In patients with blunt chest trauma and subcutaneous emphysema, with pneumomediastinum, with interstitial pulmonary edema, with 'fallen lung sign' [18, 35] and/or with persistent pneumothorax despite adequate drainage [16], we propose the following diagnostic algorithm. A thin-slice CT scan of the chest should be the initial screening tool. If the CT findings are 'evocative' on the axial images, the images should then undergo reformatting and volume subtraction techniques to better define the airway in three dimensions and to rule out artifacts of imaging presenting as 'abnormal lucencies'. If the findings on the reformatted images are still suspicious, or even 'obvious', then the patient should undergo the gold standard test of bronchoscopy. It may be difficult to perform this test in certain patients with airway compromise, but every effort should be made to do so before the patient is subjected to a thoracotomy purely based on the findings of a CT scan reconstruction.

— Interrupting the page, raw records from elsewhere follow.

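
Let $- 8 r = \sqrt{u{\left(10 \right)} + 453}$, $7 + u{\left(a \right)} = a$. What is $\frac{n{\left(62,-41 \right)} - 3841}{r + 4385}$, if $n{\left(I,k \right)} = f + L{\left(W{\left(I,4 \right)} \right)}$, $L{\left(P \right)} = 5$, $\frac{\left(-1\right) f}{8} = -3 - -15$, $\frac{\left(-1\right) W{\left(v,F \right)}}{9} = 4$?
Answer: $- \frac{137934560}{153825743} - \frac{7864 \sqrt{114}}{153825743} \approx -0.89724$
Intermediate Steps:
$W{\left(v,F \right)} = -36$ ($W{\left(v,F \right)} = \left(-9\right) 4 = -36$)
$u{\left(a \right)} = -7 + a$
$f = -96$ ($f = - 8 \left(-3 - -15\right) = - 8 \left(-3 + 15\right) = \left(-8\right) 12 = -96$)
$r = - \frac{\sqrt{114}}{4}$ ($r = - \frac{\sqrt{\left(-7 + 10\right) + 453}}{8} = - \frac{\sqrt{3 + 453}}{8} = - \frac{\sqrt{456}}{8} = - \frac{2 \sqrt{114}}{8} = - \frac{\sqrt{114}}{4} \approx -2.6693$)
$n{\left(I,k \right)} = -91$ ($n{\left(I,k \right)} = -96 + 5 = -91$)
$\frac{n{\left(62,-41 \right)} - 3841}{r + 4385} = \frac{-91 - 3841}{- \frac{\sqrt{114}}{4} + 4385} = - \frac{3932}{4385 - \frac{\sqrt{114}}{4}}$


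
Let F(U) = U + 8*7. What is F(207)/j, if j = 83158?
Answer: 263/83158 ≈ 0.0031627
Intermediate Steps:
F(U) = 56 + U (F(U) = U + 56 = 56 + U)
F(207)/j = (56 + 207)/83158 = 263*(1/83158) = 263/83158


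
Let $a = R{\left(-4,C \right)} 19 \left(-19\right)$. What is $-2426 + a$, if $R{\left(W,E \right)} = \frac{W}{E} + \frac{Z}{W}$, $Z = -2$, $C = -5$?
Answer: $- \frac{28953}{10} \approx -2895.3$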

One should keep in mind that motion artifacts from the lung and the heart may interfere with the interpretation of the images.

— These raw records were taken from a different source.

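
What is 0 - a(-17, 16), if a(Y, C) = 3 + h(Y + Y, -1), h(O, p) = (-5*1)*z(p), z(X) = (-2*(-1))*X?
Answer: -13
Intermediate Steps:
z(X) = 2*X
h(O, p) = -10*p (h(O, p) = (-5*1)*(2*p) = -10*p)
a(Y, C) = 13 (a(Y, C) = 3 - 10*(-1) = 3 + 10 = 13)
0 - a(-17, 16) = 0 - 1*13 = 0 - 13 = -13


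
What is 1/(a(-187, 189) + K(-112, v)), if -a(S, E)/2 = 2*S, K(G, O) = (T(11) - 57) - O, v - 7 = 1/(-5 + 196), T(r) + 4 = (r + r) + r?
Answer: 191/136182 ≈ 0.0014025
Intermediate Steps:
T(r) = -4 + 3*r (T(r) = -4 + ((r + r) + r) = -4 + (2*r + r) = -4 + 3*r)
v = 1338/191 (v = 7 + 1/(-5 + 196) = 7 + 1/191 = 1338/191 ≈ 7.0052)
K(G, O) = -28 - O (K(G, O) = ((-4 + 3*11) - 57) - O = ((-4 + 33) - 57) - O = (29 - 57) - O = -28 - O)
a(S, E) = -4*S
1/(a(-187, 189) + K(-112, v)) = 1/(-4*(-187) + (-28 - 1*1338/191)) = 1/(748 + (-28 - 1338/191)) = 1/(748 - 6686/191) = 1/(136182/191) = 191/136182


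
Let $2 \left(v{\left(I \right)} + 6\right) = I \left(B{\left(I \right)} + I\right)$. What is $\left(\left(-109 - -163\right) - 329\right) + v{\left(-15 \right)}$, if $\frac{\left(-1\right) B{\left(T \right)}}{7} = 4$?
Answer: $\frac{83}{2} \approx 41.5$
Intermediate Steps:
$B{\left(T \right)} = -28$ ($B{\left(T \right)} = \left(-7\right) 4 = -28$)
$v{\left(I \right)} = -6 + \frac{I \left(-28 + I\right)}{2}$
$\left(\left(-109 - -163\right) - 329\right) + v{\left(-15 \right)} = \left(\left(-109 - -163\right) - 329\right) - \left(-204 - \frac{225}{2}\right) = \left(\left(-109 + 163\right) - 329\right) + \left(-6 + \frac{1}{2} \cdot 225 + 210\right) = \left(54 - 329\right) + \left(-6 + \frac{225}{2} + 210\right) = -275 + \frac{633}{2} = \frac{83}{2}$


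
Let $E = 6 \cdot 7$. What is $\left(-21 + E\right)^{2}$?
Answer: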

In addition to the diagnosis of upper airway injury, helical CT with 3D reconstruction allows the diagnosis of further tracheobronchial stenosis even with low-dose CT [15, 37]. In the present clinical report, a bronchial stenosis at the site of surgical repair was diagnosed 3 weeks after surgery (Figure 5). Again, the single simple examination of axial CT sections overlooked the diagnosis.

Conclusion

The present study demonstrates the interest of performing 3D reconstructions in patients with severe blunt chest trauma and with clinical symptoms evocative of bronchial rupture undergoing a multislice CT scan. Such a 3D reconstruction may help the clinician to decide to perform a bronchoscopy, which remains the reference diagnostic technique but appears more invasive and risky for the patient. Until well designed prospective studies comparing CT scans and bronchoscopy results are performed, 3D reconstruction should be considered a suitable 'screening' test in a trauma patient suspected of bronchial rupture.

Key messages

  • Care of multiple trauma patients with blunt chest trauma is complex because it increases the risk of unnoticed lesions.

  • Development of new software with a helical chest computer may be of serious help in assessment of the tracheobronchial tree. A trained radiologist's interpretation is important due to possible artifacts.